Members of the House of Representatives, union leaders, and public interest groups raised concerns during the merger review process about the cost savings and efficiencies attributable to job losses and layoffs. In congressional hearings evaluating the potential impact of the merger, members on the House Antitrust Subcommittee and the House Communications and Technology Subcommittee raised concerns about the merger’s impact on labor markets. However, none of these concerns made their way into Judge Marerro’s opinion. As Gigi Sohn, Senior Fellow at the Georgetown Law Center on Law and Technology, explained, “one of the key rationales for the merger is ‘efficiencies’ which means getting rid of redundant stores and personnel. Even the trial judge mentioned that… I’ve never seen a merger that has resulted in more jobs, and [T-Mobile’s] promises are unenforceable.”
T-Mobile lauded the decision in a press release, reiterating some of the procompetitive efficiencies Judge Marrero relied on in his decision. New T-Mobile, as the merged firm is called, believes that the merger will have a variety of benefits, including speeds five times faster than the current LTE, major telecommunications construction to expand network capacity for rural Americans and vulnerable urban populations, and the same or lower prices for services over the next three years.
Judge Marrero’s decision cited evidence of Sprint’s decreasing competitive relevance as a contributing factor rebutting the plaintiff states’ claim that the transaction would be anticompetitive. Judge Marrero acknowledged that the so-called “weakened competitor” defense is credited by courts in “rare cases,” but nonetheless concluded that Sprint would meet the “weakened competitor” exception. Given Sprint’s financial difficulties, poor operational qualities, and negative consumer perception, the court found that merging with T-Mobile was the only way to resolve these weaknesses.
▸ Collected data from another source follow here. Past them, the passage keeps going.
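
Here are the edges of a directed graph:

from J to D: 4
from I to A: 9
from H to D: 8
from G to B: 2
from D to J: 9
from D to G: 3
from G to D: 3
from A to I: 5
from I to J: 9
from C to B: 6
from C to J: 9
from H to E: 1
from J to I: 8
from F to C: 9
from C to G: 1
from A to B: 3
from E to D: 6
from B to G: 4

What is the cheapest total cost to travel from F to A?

35

Settle nodes by increasing distance from F:
F: 0
C: 9  (via F)
G: 10  (via C)
B: 12  (via G)
D: 13  (via G)
J: 18  (via C)
I: 26  (via J)
A: 35  (via I)
Shortest route: F–C–J–I–A = 35.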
Open Markets Institute Legal Director Sandeep Vaheesan, heavily criticized this reasoning explaining that “the judge’s decision …permits otherwise illegal mergers if the merging corporations can establish productive efficiencies or show that one of the corporations is a ‘weakened competitor.’ The Supreme Court rejected these defenses because they are contrary to the text and purpose of the Clayton Act.”